Crossroads Academy, Inc. v. Carballo

DECISION and ORDER

MYRON L. GORDON, District Judge.

The defendants have moved to dismiss the plaintiff’s action, contending that the complaint does not state a claim upon which relief can be granted. In its complaint, the plaintiff charges that it was a provider of certain social services under Title XIX of the social security act and that the defendants conspired to deny them the right to participate in the program and also that certain claims for services which it had provided were denied. The plaintiff seeks compensatory and injunctive relief. I find that the defendants’ motion should be granted.

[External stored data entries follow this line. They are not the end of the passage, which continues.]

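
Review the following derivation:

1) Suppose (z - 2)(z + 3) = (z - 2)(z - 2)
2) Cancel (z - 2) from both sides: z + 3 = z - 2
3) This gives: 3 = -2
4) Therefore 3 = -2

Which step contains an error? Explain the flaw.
Step 2: Cancel (z - 2) from both sides: z + 3 = z - 2

Step 2 cancels (z - 2) from both sides. This is only valid if (z - 2) ≠ 0, i.e., z ≠ 2. When z = 2, both sides equal zero regardless of the other factors. The correct approach requires considering z = 2 as a separate case.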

The defendants suggest that the plaintiff, as a corporation, is disqualified from proceeding under § 1983. While municipal corporations may not be subjected to liability under such statute pursuant to Kenosha v. Bruno, 412 U.S. 507, 93 S.Ct. 909, 34 L.Ed.2d 685 (1973), it does not follow that corporations may not present claims under § 1983. Safeguard Mutual Insurance Co. v. Miller, 472 F.2d 732 (3rd Cir. 1973); Watchtower Bible and Tract Society v. Los Angeles County, 181 F.2d 739 (9th Cir. 1950). However, insofar as the complaint seeks money damages, it is clear that the suit is barred as to those persons who are nominal defendants but as to whom the state of Wisconsin is actually the substantial party in interest. Edelman v. Jordan, 415 U.S. 651, 663, 94 S.Ct. 1347, 39 L.Ed.2d 662 (1974). In the action against the officials of the state of Wisconsin, any money damages against them would have to be paid by the state pursuant to § 895.46 Wis. Stats. .

The complaint, in my opinion, does not adequately allege a conspiracy. I have considered the language of the complaint’s paragraphs 13, 14, 17 and 18 and am persuaded that they are conclusory and do not set forth sufficient facts to withstand the defendants’ motion to dismiss. Kadlec v. Illinois Bell Telephone Co., 407 F.2d 624, 627 (7th Cir. 1969).

Insofar as the complaint charges that the plaintiff’s right to due process has been denied, I believe that the defendants’ position is well taken. The plaintiff has not persuaded me that it is entitled to a pretermination hearing. The plaintiff’s reliance upon Sniadach v. Family Finance Corp., 395 U.S. 337, 89 S.Ct. 1820, 23 L.Ed.2d 349 (1969), and Fuentes v. Shevin, 407 U.S. 67, 92 S.Ct. 1983, 32 L.Ed.2d 556 (1972), is misplaced; those cases are inapposite to the case at bar.

More fitting to the instant case is Board of Regents v. Roth, 408 U.S. 564, 92 S.Ct. 2701, 33 L.Ed.2d 548 (1972). Crossroads Academy, Inc. purports to charge a fee for services which it performs. To suggest that Sniadach or Fuentes forecloses a determination without a hearing would afford far greater protection to the plaintiff’s economic interests than its property interests warrant.

Therefore, IT IS ORDERED that the motion of the defendants for dismissal of the plaintiff’s action be and hereby is granted.

IT IS ALSO ORDERED that the plaintiff’s action be and hereby is dismissed.